Used for workload monitoring.
Buffer Cache Hit %
📌 Healthy SQL is usually ≥ 98%
If consistently below 95%, memory pressure may exist.
Page Life Expectancy (PLE)
Low PLE indicates memory stress.
Watch for sudden drops rather than fixed values.
Lock Waits/sec
High values indicate blocking or poor indexing.
Deadlocks/sec
Deadlock ≠ always failure.
Only trigger alerts when deadlocks occur continuously.
💾 3#. Disk Capacity (Extremely Sensitive for SQL)
SQL Server is extremely sensitive to disk exhaustion.
Sensor Type: SSH Disk Free v2
Monitor disks containing:
Data files (.mdf)
Log files (.ldf)
Backup directory
If disk becomes full:
SQL may stop writing
Transactions may fail
Log file growth may freeze
🛠 Step 1 – Add Disk Sensor
Add SSH Disk Free v2 sensor to the SQL Server host.
Select the correct mount point where SQL data is stored.
🚨 Step 2 – Add Alarm Threshold
Recommended configuration:
Warning at 20% free
Critical at 10% free
Disk monitoring is often more important than performance counters because a full disk causes immediate service impact.

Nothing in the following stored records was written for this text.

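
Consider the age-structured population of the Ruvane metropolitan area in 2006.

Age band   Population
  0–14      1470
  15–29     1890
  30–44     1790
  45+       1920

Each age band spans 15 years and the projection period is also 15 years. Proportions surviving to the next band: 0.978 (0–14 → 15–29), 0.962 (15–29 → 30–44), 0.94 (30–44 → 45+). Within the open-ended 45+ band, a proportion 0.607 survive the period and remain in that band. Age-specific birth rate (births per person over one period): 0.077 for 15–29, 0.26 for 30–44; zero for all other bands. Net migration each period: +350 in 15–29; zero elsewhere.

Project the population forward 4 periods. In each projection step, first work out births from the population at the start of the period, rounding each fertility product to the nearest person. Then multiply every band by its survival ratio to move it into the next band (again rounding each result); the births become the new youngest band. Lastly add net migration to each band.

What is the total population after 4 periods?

5186

Numbering the groups 1..4 from youngest to oldest:
[period 1]
Births: 1890 * 0.077 = 146 ; 1790 * 0.26 = 465 — total 611
Group 2: 1470 * 0.978 = 1438
Group 3: 1890 * 0.962 = 1818
Group 4: 1790 * 0.94 + 1920 * 0.607 = 1683 + 1165 = 2848
Net migration: Group 2 + 350 → 1788
→ [611, 1788, 1818, 2848]
[period 2]
Births: 1788 * 0.077 = 138 ; 1818 * 0.26 = 473 — total 611
Group 2: 611 * 0.978 = 598
Group 3: 1788 * 0.962 = 1720
Group 4: 1818 * 0.94 + 2848 * 0.607 = 1709 + 1729 = 3438
Net migration: Group 2 + 350 → 948
→ [611, 948, 1720, 3438]
[period 3]
Births: 948 * 0.077 = 73 ; 1720 * 0.26 = 447 — total 520
Group 2: 611 * 0.978 = 598
Group 3: 948 * 0.962 = 912
Group 4: 1720 * 0.94 + 3438 * 0.607 = 1617 + 2087 = 3704
Net migration: Group 2 + 350 → 948
→ [520, 948, 912, 3704]
[period 4]
Births: 948 * 0.077 = 73 ; 912 * 0.26 = 237 — total 310
Group 2: 520 * 0.978 = 509
Group 3: 948 * 0.962 = 912
Group 4: 912 * 0.94 + 3704 * 0.607 = 857 + 2248 = 3105
Net migration: Group 2 + 350 → 859
→ [310, 859, 912, 3105]
Total after period 4: 310 + 859 + 912 + 3105 = 5186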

🎯 Why Performance Monitoring Matters
When you Monitor Performance SQL Server, you are not just checking uptime.
You are monitoring:
Memory health
Transaction workload
Concurrency pressure
Lock contention
Storage capacity
This layered approach ensures:
Early detection of performance degradation
Prevention of unexpected downtime
Long-term capacity planning
Stable production systems
🚀 Final Thoughts
To properly Monitor Performance SQL Server 2022 with PRTG, combine:
Advanced performance counters
Service monitoring
Intelligent threshold configuration
Disk capacity tracking
This creates a complete monitoring architecture:
Service layer
Performance layer
Storage layer
With this setup, your SQL Server monitoring becomes proactive instead of reactive — detecting issues before users even notice them.